I believe you need a promo code. I used EDAY12. I didn't send me to a page where I could pay, but I got the confirmation and now have full access. I kinda feed bad, $2.99 is more than fair and I gladly would have paid it!


----------



## splur (May 11, 2011)

Er yea, it was free... I think they screwed that one up.


----------



## Kerohime (Jan 10, 2011)

splur said:


> Er yea, it was free... I think they screwed that one up.


Yeah... it said 2.99 at one point and when I went to check out it was free...


----------



## Phantheman (Mar 4, 2012)

great find! thanks!! didn't even ask me for my credit card haha


----------



## namugenle (Apr 11, 2010)

Thank you! I will enjoy~


----------



## george (Apr 11, 2009)

Ordered the Digital version and I paid $0.00. Thank you for the great find Igor.


----------



## igor.kanshyn (Jan 14, 2010)

carmenh said:


> I believe you need a promo code. I used EDAY12. I didn't send me to a page where I could pay, but I got the confirmation and now have full access. I kinda feed bad, $2.99 is more than fair and I gladly would have paid it!

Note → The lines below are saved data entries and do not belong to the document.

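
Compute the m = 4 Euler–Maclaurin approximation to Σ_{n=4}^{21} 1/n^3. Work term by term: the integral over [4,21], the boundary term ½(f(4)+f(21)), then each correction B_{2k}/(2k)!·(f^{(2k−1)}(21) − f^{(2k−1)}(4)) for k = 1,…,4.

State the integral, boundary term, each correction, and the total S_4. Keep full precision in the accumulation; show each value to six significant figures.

S_4 ≈ 0.0389388

The integral term ∫_4^21 1/x^3 dx = 0.0301162.
½[f(4) + f(21)] = ½[0.0156250 + 0.000107980] = 0.00786649.
Integral + boundary = 0.0379827.
Order-1 term: 1/12 · (-1.54257e-05 − (-0.0117188)) = 0.000975277.
Running total after k=1: 0.0389580.
Order-2 term: −1/720 · (-6.99577e-07 − (-0.0146484)) = -2.03441e-05.
Running total after k=2: 0.0389376.
Order-3 term: 1/30240 · (-6.66264e-08 − (-0.0384521)) = 1.27156e-06.
Running total after k=3: 0.0389389.
Order-4 term: −1/1209600 · (-1.08778e-08 − (-0.173035)) = -1.43051e-07.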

I also haven't paid them. The price turned into $0.00 there and they haven't ask for a credit card or something.


----------



## muskieboy (Feb 5, 2012)

somebody is gonna get fired lol


----------



## Phantheman (Mar 4, 2012)

just double checked my email.. it says my subscription type is 'digital only'. anyone else get this?


----------



## carmenh (Dec 20, 2009)

Yes, the offer was digital only...


----------



## Y2KGT (Jul 20, 2009)

TFH does this every year for Earth Day. It usually costs just $1 for a 1 year Digital Only Subscription. 

This will be my 4th year in a row and I love how it looks on my iPad.
--
Paul


----------